The final analyses are not subject to an explicit acceptance or rejection process, however, route selection decisions will be incorporated into the existing inspection process, according to PHMSA. That inspection is carried out by PHMSA’s partner agency in DOT, the Federal Railroad Administration (FRA).

 FRA inspectors can compel route changes, and the agency can issue civil penalties for noncompliance up to $10,000 per day, according to a separate FRA enforcement rule. Ultimately, how effective the rule is will be determined not by its language, say industry commentators, but by the strength of its enforcement through these FRA inspections.

In addition to route analysis, the PHMSA rule requires that rail carriers conduct a ground-level inspection of all covered hazmat cars prior to departure from the shipper or prior rail carrier, specifically to check for the presence of improvised explosive devices (IEDs). Further, shippers and carriers must work together to expedite shipping with the goal of reducing “standstill” times for cars that carry the covered substances.

PHMSA does not require that rail lines disclose to surrounding jurisdictions the hazmats they transport. Critics say that this adds to the risk for residents and first responders.

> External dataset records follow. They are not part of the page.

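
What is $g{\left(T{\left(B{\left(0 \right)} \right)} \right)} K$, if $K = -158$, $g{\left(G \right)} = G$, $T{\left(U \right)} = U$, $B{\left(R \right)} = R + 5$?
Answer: $-790$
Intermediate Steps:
$B{\left(R \right)} = 5 + R$
$g{\left(T{\left(B{\left(0 \right)} \right)} \right)} K = \left(5 + 0\right) \left(-158\right) = 5 \left(-158\right) = -790$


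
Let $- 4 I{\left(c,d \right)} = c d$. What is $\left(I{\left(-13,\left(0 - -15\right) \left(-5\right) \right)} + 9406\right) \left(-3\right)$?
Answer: $- \frac{109947}{4} \approx -27487.0$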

In its rule, PHMSA recommends that railroads disclose to jurisdictions along their routes the 25 hazmats most commonly carried through their area. Currently, when firefighters respond to the scene of a railroad accident, they rely on DOT-mandated, diamond-shaped placards to alert them to the presence of hazardous materials. For direction on the threats posed by the chemicals, the U.S. chemical industry operates a call center for first responders 24 hours a day, seven days a week, called CHEMTREC.